Un geste de résistance

Tout fait sens ici ; l’histoire disparue se fraie un chemin jusqu’à nous contre l’oubli. Contre la maltraitance de nos frères humains. La construction de la pièce constitue un pont entre les morts et les vivants, entre un passé anéanti et le présent qu’on espère nourri des leçons du souvenir. Ni restitution, ni incarnation, ni explication, le travail théâtral dessine un palimpseste sensible où demeurent lisibles jusqu’à aujourd’hui diverses strates de l’écriture et du réel. Délimité par deux rampes de projecteurs, l’espace épuré accueille les mots du poète qui se conjuguent à la musique – contrebasse et piano –  et à la danse. Le jeune acteur et danseur Gerry Quévreux et le musicien Stefano Fogher forme un duo expressionniste et clownesque bien accordé.

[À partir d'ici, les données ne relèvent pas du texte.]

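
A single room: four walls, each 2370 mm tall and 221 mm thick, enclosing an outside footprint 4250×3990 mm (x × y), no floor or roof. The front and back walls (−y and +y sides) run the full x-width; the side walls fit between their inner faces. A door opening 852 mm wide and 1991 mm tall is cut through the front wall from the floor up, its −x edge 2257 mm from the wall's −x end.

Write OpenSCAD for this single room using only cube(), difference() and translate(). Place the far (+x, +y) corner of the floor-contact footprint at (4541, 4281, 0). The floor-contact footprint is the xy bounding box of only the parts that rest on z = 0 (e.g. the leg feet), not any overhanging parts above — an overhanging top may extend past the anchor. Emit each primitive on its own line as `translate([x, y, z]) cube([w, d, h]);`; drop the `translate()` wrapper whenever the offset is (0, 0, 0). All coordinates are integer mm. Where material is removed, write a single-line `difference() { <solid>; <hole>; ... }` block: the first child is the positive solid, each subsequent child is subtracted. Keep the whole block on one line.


difference() { translate([291, 291, 0]) cube([4250, 221, 2370]); translate([2548, 291, 0]) cube([852, 221, 1991]); }
translate([291, 4060, 0]) cube([4250, 221, 2370]);
translate([291, 512, 0]) cube([221, 3548, 2370]);
translate([4320, 512, 0]) cube([221, 3548, 2370]);


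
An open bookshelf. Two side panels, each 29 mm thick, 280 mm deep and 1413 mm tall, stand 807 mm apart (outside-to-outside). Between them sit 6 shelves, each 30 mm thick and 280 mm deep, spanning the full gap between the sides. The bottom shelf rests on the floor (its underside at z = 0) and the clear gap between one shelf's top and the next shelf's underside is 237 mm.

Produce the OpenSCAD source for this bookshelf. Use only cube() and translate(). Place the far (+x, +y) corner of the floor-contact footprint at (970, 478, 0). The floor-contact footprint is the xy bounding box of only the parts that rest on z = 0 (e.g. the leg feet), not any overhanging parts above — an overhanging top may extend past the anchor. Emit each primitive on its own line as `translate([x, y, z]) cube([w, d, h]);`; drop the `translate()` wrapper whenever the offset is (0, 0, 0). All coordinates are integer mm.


translate([163, 198, 0]) cube([29, 280, 1413]);
translate([941, 198, 0]) cube([29, 280, 1413]);
translate([192, 198, 0]) cube([749, 280, 30]);
translate([192, 198, 267]) cube([749, 280, 30]);
translate([192, 198, 534]) cube([749, 280, 30]);
translate([192, 198, 801]) cube([749, 280, 30]);
translate([192, 198, 1068]) cube([749, 280, 30]);
translate([192, 198, 1335]) cube([749, 280, 30]);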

Certains apprécient les moments dansés, d’autres préfèrent la voix des poèmes, certains rient, d’autres demeurent graves, mais en tout cas la mise en scène réussit à relier de manière organique toutes les composantes de son théâtre, en évitant le risque d’une simple succession de scènes. Presque à l’abri des regards est déposée une couche de terre d’où est extrait le poème, en un geste délicat comme pour une naissance. Un geste quasi miraculeux tourné vers notre société. Et aussi une matière théâtrale de haute valeur pour savoir comment aujourd’hui exercer sa liberté. A voir d’urgence par les jeunes et moins jeunes générations !

Agnès Santi

A propos de l'événement

Cabaret dans le Ghetto
du lundi 8 janvier 2018 au samedi 27 janvier 2018
Théâtre de l'Epée de bois
Route du Champ de Manoeuvre, 75012 Paris

Du 8 au 27 janvier, du lundi au samedi à 20h30, samedi à 16h. Tél : 01 48 08 39 74.  Durée : 1h30.